A FIXED-INCOME PORTFOLIO MANAGER PURCHASES A SEASONED 5.5% AGENCY...

18.

A fixed-income portfolio manager purchases a seasoned 5.5% agency mortgage-backed security with a

weighted average loan age of 60 months. The current balance on the loans is USD 20 million, and the condi-

tional prepayment rate is assumed to be constant at 0.4% per year.
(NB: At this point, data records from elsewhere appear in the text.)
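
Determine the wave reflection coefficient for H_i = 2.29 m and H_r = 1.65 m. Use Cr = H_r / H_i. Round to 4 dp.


Cr = H_r / H_i
Cr = 1.65 / 2.29
Cr = 0.7205

0.7205


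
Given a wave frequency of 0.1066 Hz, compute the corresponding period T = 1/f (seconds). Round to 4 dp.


T = 1 / f
T = 1 / 0.1066
T = 9.3809 s

9.3809


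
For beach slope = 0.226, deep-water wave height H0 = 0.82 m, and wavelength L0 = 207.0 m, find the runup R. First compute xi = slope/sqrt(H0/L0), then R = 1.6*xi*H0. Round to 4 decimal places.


xi = slope / sqrt(H0/L0)
H0/L0 = 0.82/207.0 = 0.003961
sqrt(0.003961) = 0.062939
xi = 0.226 / 0.062939 = 3.590763
R = 1.6 * xi * H0 = 1.6 * 3.590763 * 0.82
R = 4.7111 m

4.7111


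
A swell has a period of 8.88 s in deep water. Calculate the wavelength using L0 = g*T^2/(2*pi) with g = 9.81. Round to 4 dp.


L0 = g * T^2 / (2 * pi)
L0 = 9.81 * 8.88^2 / (2 * pi)
L0 = 9.81 * 78.8544 / 6.28319
L0 = 773.5617 / 6.28319
L0 = 123.1162 m

123.1162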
Which of the following is closest to the

expected principal prepayment this month?

a.

USD 1,000

b.

USD 7,000

c.

USD 10,000

d.

USD 70,000

Correct Answer: b

Rationale:

The expected principal prepayment is equal to: 20,000,000 * (1-((1-0.004)^(1/12))) = USD 6,679.

Section:

Financial Markets and Products

Reference:

Pietro Veronesi, Basics of Residential Mortgage Backed Securities, Chapter 8.

Learning Objective:

Describe and work through a simple cash flow example for the following types of MBS:

Pass-through securities.

Reference:

Bruce Tuckman, Fixed Income Securities, 3rd Edition, Chapter 20, “Mortgages and Mortgage-Backed

Securities.”

Learning Objective:

Calculate a fixed rate mortgage payment, and its principal and interest components. Describe

the mortgage prepayment option and the factors that influence prepayments.